An introductory sculpture class will host an exhibit in which they’ve transformed waste collected from the Kansas River into sculptures.
“As makers, we have this incredible opportunity to tell the story with this waste,” said Brandi Lee Cooper, the art at the intersection of science artist-in-residence at the University who teaches the SCUL/ENVR 330 course. “My students have done an amazing job of that — telling stories with waste.”
The class will host the exhibit “RE•STORY•ATION” at the Lawrence Public Library from Dec. 6 to Dec. 15. All of the proceeds from sales of the work will go to the local water conservation group, Friends of the Kaw.
The inspiration for the project came from a curriculum designed by Aurora Robson, the founding artist of Project Vortex. The sculpture class was also previously taught by Matt Burke before he retired and Cooper took over the class this semester.
Not all of the students have a background in visual art, so for some, this is their first time creating a sculpture.

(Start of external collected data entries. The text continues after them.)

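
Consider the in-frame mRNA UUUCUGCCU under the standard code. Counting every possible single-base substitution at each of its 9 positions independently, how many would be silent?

8

Codon 1 (UUU, Phe): 1 synonymous substitution.
Codon 2 (CUG, Leu): 4 synonymous substitutions.
Codon 3 (CCU, Pro): 3 synonymous substitutions.
Total: 1 + 4 + 3 = 8.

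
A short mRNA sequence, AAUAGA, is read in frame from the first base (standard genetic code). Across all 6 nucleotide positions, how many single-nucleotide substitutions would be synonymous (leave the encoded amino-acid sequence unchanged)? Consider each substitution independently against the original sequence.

3

Codon 1 (AAU, Asn): 1 synonymous substitution.
Codon 2 (AGA, Arg): 2 synonymous substitutions.
Total: 1 + 2 = 3.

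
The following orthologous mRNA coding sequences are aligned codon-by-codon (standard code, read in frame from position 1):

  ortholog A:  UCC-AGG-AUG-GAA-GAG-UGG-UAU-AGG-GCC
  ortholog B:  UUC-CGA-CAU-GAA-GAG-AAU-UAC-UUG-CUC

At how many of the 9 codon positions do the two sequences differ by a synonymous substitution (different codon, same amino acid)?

2

Codon 1: UCC Ser / UUC Phe — nonsynonymous.
Codon 2: AGG Arg / CGA Arg — synonymous.
Codon 3: AUG Met / CAU His — nonsynonymous.
Codon 4: GAA Glu / GAA Glu — identical.
Codon 5: GAG Glu / GAG Glu — identical.
Codon 6: UGG Trp / AAU Asn — nonsynonymous.
Codon 7: UAU Tyr / UAC Tyr — synonymous.
Codon 8: AGG Arg / UUG Leu — nonsynonymous.
Codon 9: GCC Ala / CUC Leu — nonsynonymous.
Synonymous differences: 2.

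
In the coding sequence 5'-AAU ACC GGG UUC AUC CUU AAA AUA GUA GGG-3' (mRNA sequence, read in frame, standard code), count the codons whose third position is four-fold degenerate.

Codon 1 AAU (Asn): third position 2-fold.
Codon 2 ACC (Thr): third position 4-fold.
Codon 3 GGG (Gly): third position 4-fold.
Codon 4 UUC (Phe): third position 2-fold.
Codon 5 AUC (Ile): third position 3-fold.
Codon 6 CUU (Leu): third position 4-fold.
Codon 7 AAA (Lys): third position 2-fold.
Codon 8 AUA (Ile): third position 3-fold.
Codon 9 GUA (Val): third position 4-fold.
Codon 10 GGG (Gly): third position 4-fold.
Four-fold degenerate third positions: 5.

5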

The students spent a class period earlier in the semester cleaning up part of the Kansas River at Ninth and New York Streets. Several students said they found items such as single-use plastic, plastic bags, Styrofoam, car parts and barbed wire. The class worked with Friends of the Kaw and Kansas Riverkeeper, Dawn Buehler, to clean up the section of the river.
“It was a really rewarding experience, and if I have the time, I really want to do that again because it was nice working with Friends of the Kaw,” said Alex Mrla, a junior from Stilwell studying environmental studies with a visual art minor.
The title of the exhibit, “RE•STORY•ATION,” emphasizes bringing personal stories and connections to the sculptures and pieces used, said Sarah Curry, a senior from St. Louis who is in the class and studies women, gender and sexuality studies with a minor in visual art.
“These are all pieces of us and parts of our lives, so our purpose in ‘RE•STORY•ATION is to go and find the pieces of trash, the debris that speaks to us, speaks to our memories and also maybe to others,” Curry said.
For her sculpture, Curry made an instrument called “Ziggy,” which tells a personal story of hers.
“I found a beautiful white wall tire in the river,” Curry said, “And I was really attracted to it because my whole family is really obsessed with cars, especially my grandfather.”
Mrla, also a student in the class, made a sculpture called “King of the Mountain.” Mrla made a crown, scepter, a cape and a “mini mountain” using single-use plastic, including Target and Walmart bags, beer bottles and Coca-Cola bottles.
“It’s a comment on corporations and how much trash they produce,” Mrla said.
The project — and the class — has had an effect on the students’ behaviors, several of the students said, because the project is about educating, creating conversation and working toward change.
“A lot of us, because of this class, made personal changes — just small ones — and then when you make the small ones, it can turn into a ripple effect,” said Nicole Meyers, a junior from Lenexa who’s also in the class and studies visual art with a minor in art history.
The exhibit’s opening reception will take place on Friday, Dec. 6 from 4 to 6:30 p.m. at the Lawrence Public Library.